On examination, there was evidence of erythematous edematous plaques, some with overlying tense bullae and central erosions, scattered predominantly on the left shoulder, left axilla, and left abdomen (Fig 1). There was marked edema of the left hand with several coalescing erythematous papules distributed on its dorsal aspect (Fig 2). A few erythematous papules were scattered on the bilateral elbows and knees (Fig 3). The remainder of the patient's physical examination was notable for left-sided hemiparesis.

Fig 1

Erythematous edematous plaques around the left axilla and arm with overlying tense bullae and central erosions.

Fig 2

Marked edema of the left hand with coalescing erythematous papules distributed along dorsal aspect.

Fig 3

Erythematous edematous papules scattered on the bilateral knees.
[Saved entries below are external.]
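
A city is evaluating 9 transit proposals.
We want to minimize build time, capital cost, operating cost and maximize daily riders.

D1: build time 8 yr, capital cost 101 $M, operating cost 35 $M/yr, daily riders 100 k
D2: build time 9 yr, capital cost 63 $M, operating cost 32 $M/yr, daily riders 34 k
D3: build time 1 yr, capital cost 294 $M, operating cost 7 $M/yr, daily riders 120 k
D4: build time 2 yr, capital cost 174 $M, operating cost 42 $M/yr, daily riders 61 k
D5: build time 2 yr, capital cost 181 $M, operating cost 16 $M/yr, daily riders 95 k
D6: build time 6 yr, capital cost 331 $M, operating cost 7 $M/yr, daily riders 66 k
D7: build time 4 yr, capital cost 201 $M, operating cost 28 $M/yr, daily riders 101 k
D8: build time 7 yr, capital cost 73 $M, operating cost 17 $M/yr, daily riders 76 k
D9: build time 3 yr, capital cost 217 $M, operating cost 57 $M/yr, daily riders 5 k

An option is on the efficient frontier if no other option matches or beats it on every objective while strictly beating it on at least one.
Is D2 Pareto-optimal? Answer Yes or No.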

Workup included viral and bacterial culture to exclude an infectious etiology of bullous lesions. A punch biopsy found subepidermal bulla formation and numerous eosinophils lining up along the dermoepidermal junction (Figs 4 and 5). Direct immunofluorescence found linear deposition of IgG and C3 consistent with the clinical impression of BP. A trial of clobetasol 0.05% cream resulted in only minimal improvement, so tetracycline, 500 mg 4 times a day, nicotinamide, 500 mg twice a day, and oral prednisone, 20 mg daily, were added with significant improvement in bullous lesions.

Fig 4

Histologic sections show subepidermal bulla formation with scattered eosinophils in the dermis. (Hematoxylin-eosin stain.)

Fig 5

Histologic sections show numerous eosinophils lining up along the dermoepidermal junction. (Hematoxylin-eosin stain.)

Discussion

This case highlights a case of BP likely associated with a recent CVA, given the temporal relationship and coinciding distribution. A meta-analysis of 14 studies provided support for associations among BP and several neurodegenerative diseases, including CVA, Parkinson disease, dementia, epilepsy, and multiple sclerosis.1, 3, 4, 5

The mechanism likely involves epitope spreading, a process by which normally immune-tolerated epitopes and antigens provoke an immune response via molecular mimicry. Normally, the brain is an immune-privileged site. However, the aforementioned neurologic diseases cause successive microtrauma and local inflammation in the brain, which likely damage the blood-brain barrier and result in exposure of bullous pemphigoid antigen (BPAG). BPAG proteins exist as both epidermal and neural tissue isoforms and function as cytoskeletal proteins in hemidesmosomes.1, 5 Exposure of neural BPAG epitopes and subsequent generation of autoantibodies that also target epithelial BPAG proteins likely cause the characteristic inflammatory cascade in the dermoepidermal junction seen in BP.1, 7

Several cases of BP in hemiplegic patients have been documented in case reports, often presenting on the same side as the hemiplegia. The bilateral presence of IgG autoantibodies has been documented in these patients, despite their unilateral presentations of BP. Given that the autoantibodies formed from epitope spreading are present systemically, it is reasonable to infer that the hemiplegic side is likely associated with an intrinsic abnormality that makes it particularly susceptible to BP development. It has been conjectured that immune dysfunction in the hemiplegic side may be causative, possibly owing to local alteration in neurotransmitter concentrations and neuropeptide balances. However, a recent report of unilateral BP and hemiplegia on opposite sides of the body suggests that perhaps multiple mechanisms may be involved in laterality. In this case, the patient's hemiplegia likely conferred increased susceptibility to more severe disease on the affected side, given the more prominent involvement of the patient's left side despite bilateral involvement of the elbows and knees.

The exact mechanisms linking BP to neurodegenerative diseases and hemiplegia are not entirely elucidated and require further investigation. The proposed mechanism involving epitope spreading and local susceptibility is plausible for the development of BP in this patient and further supports the relationship between BP and stroke.